Right - I've done some trawling through your bug tickets.

Please please please always start with a full and complete serial log
showing all of Xen's boot up until the point things go wrong.

Using the log from https://bugs.gentoo.org/679826#c6 , we get the
following things:

(XEN) Xen version 4.11.1 (@[unknown]) (x86_64-pc-linux-gnu-gcc (Gentoo 7.3.0-r3 
p1.4) 7.3.0) debug=n  Wed Mar  6 19:34:00 PST 2019
(XEN) Latest ChangeSet:


Not directly related to your issue, but something is missing the
changeset information in your build, and you typically want to be using
a debug build of Xen for investigations like this.

(XEN) Bootloader: GRUB 2.02

but

(XEN) ACPI Error (tbxfroot-0217): A valid RSDP was not found [20070126]


So the first problem is that there aren't any APCI tables to be found. 
You're presumably booting in EFI mode, but either Grub hasn't handed the
SystemTable/etc to Xen, or Xen wasn't built with an EFI-capable
toolchain and isn't capable of receiving them via the extended
multiboot2 protocol.  One way or another, this is the root of the problem.

Xen did however find:

(XEN) Intel MultiProcessor Specification v1.4
(XEN)     Virtual Wire compatibility mode.


Which is the pre-APCI standard for multi-processor systems.  This is
also why we start masking ExtINT, because that is how such systems were
supposed to be set up.  However, it is almost certainly interfering with
some kind of BMC activity, probably an SMI.  I don't think it is worth
investigating, because it is an obsolete mode these days which the
system firmware won't be designed to cope with.

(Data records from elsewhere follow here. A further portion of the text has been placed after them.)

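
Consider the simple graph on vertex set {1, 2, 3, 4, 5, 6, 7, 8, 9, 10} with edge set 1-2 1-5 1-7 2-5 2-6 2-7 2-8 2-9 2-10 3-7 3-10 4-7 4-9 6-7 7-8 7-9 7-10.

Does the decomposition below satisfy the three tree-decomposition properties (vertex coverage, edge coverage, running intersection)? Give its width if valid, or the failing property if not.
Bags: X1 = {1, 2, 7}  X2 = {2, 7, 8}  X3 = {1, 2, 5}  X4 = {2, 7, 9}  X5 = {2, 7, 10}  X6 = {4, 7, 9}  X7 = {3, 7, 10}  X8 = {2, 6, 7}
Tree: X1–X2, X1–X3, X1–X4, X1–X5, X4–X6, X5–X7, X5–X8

Checking the three conditions: (i) the bags cover all of {1, 2, 3, 4, 5, 6, 7, 8, 9, 10}; (ii) for each edge, some bag contains both endpoints; (iii) the bags containing any fixed vertex form a subtree. All hold, so the decomposition is valid with width 3 − 1 = 2.

Yes; width 2.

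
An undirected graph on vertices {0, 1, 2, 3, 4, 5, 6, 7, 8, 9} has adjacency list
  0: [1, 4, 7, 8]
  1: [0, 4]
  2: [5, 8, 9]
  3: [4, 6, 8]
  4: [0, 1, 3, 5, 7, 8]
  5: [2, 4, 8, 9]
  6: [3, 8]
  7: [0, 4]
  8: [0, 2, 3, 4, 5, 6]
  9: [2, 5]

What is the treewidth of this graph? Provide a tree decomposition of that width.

Treewidth 2.
Bags: B1 = {0, 4, 8}  B2 = {4, 5, 8}  B3 = {3, 4, 8}  B4 = {0, 4, 7}  B5 = {2, 5, 8}  B6 = {0, 1, 4}  B7 = {3, 6, 8}  B8 = {2, 5, 9}
Tree: B1–B2, B1–B3, B1–B4, B2–B5, B1–B6, B3–B7, B5–B8

The largest bag has 3 vertices, giving width 2; this decomposition certifies tw(G) ≤ 2. Conversely, {2, 5, 9} is a clique of size 3, and the vertices of any clique must share a bag in every tree decomposition; so some bag has ≥ 3 vertices and tw(G) ≥ 2. Hence tw(G) = 2 exactly.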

For other areas of interest, I see:

(XEN) Unrecognised CPU model 0x4d - assuming not reptpoline safe


This particular server is Avaton/Rangely which is an Atom based
microserver.  It is almost certainly retpoline-safe, because it was only
Skylake generation systems which weren't, but I'll try and follow up on
this.

Anyway - the root of your problem is that Xen can't find the ACPI
tables, which is either going to be a grub or a Xen build misconfiguration.